The RN, if you’re familiar with your 1990s Renault trim lines, was one notch up from the bottom of the Clio range. The RL below it had the truly Unexceptional specification, with simple hubcaps for its steel wheels rather than the RN’s full wheeltrims, it had no power steering, and just two speakers for its radio cassette player.
RNs got power steering as standard, a full four speakers for its own radio-cassette, and while like the RL it lacked a driver’s side airbag, it was at least on the options list. This car doesn’t have it, but it does still have a full complement of the RN-specific ‘Starfish’ five-spoke wheel trims, which is quite an achievement for a car rapidly approaching its 30th year.

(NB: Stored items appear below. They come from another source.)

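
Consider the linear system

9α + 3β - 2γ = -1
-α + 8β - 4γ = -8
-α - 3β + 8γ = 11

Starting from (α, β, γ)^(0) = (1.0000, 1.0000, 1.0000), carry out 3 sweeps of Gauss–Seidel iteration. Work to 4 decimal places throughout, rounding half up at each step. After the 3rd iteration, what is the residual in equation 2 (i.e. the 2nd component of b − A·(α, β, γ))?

0.0769

Iteration 1:
  α = (-1 - (3)·1.0000 - (-2)·1.0000) / (9) = -0.2222
  β = (-8 - (-1)·-0.2222 - (-4)·1.0000) / (8) = -0.5278
  γ = (11 - (-1)·-0.2222 - (-3)·-0.5278) / (8) = 1.1493
Iteration 2:
  α = (-1 - (3)·-0.5278 - (-2)·1.1493) / (9) = 0.3202
  β = (-8 - (-1)·0.3202 - (-4)·1.1493) / (8) = -0.3853
  γ = (11 - (-1)·0.3202 - (-3)·-0.3853) / (8) = 1.2705
Iteration 3:
  α = (-1 - (3)·-0.3853 - (-2)·1.2705) / (9) = 0.2997
  β = (-8 - (-1)·0.2997 - (-4)·1.2705) / (8) = -0.3273
  γ = (11 - (-1)·0.2997 - (-3)·-0.3273) / (8) = 1.2897
Residual b − A·x = (-0.1360, 0.0769, 0.0002)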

The colour we’re struggling to identify; perhaps it’s faded over time, or just the gloomy British weather taking the pop out of Renault’s Corfu Blue, which looks a great deal more vivid in the brochure.
The engine is an easier call: as the 1.2, it’s a simple oversquare four-cylinder overhead camshaft ‘Energy’ unit making 60bhp – not to be confused by the undersquare 1.2-litre ‘DIET’ engine that arrived with the Clio’s final facelift, offering the same power but more torque and a few more mpg into the bargain.
What shouldn’t cause any confusion is the Clio’s condition. It’s done a modest 55,000 miles and the selling dealer notes a service history with 17 stamps and plenty of invoices. Covered numberplates mean we can’t do the usual MOT history check, but hopefully the exterior and interior condition (check out those colourful ‘Flamme’-trimmed seats) are reflected underneath.
This still all begs the question as to why there are so many other Clios and Renault 5s up for sale right now, though few of them are quite as tidy as this one. Whatever the reason, the choice can only be good news for Renault fans hunting for this year’s wheels to the Festival of the Unexceptional.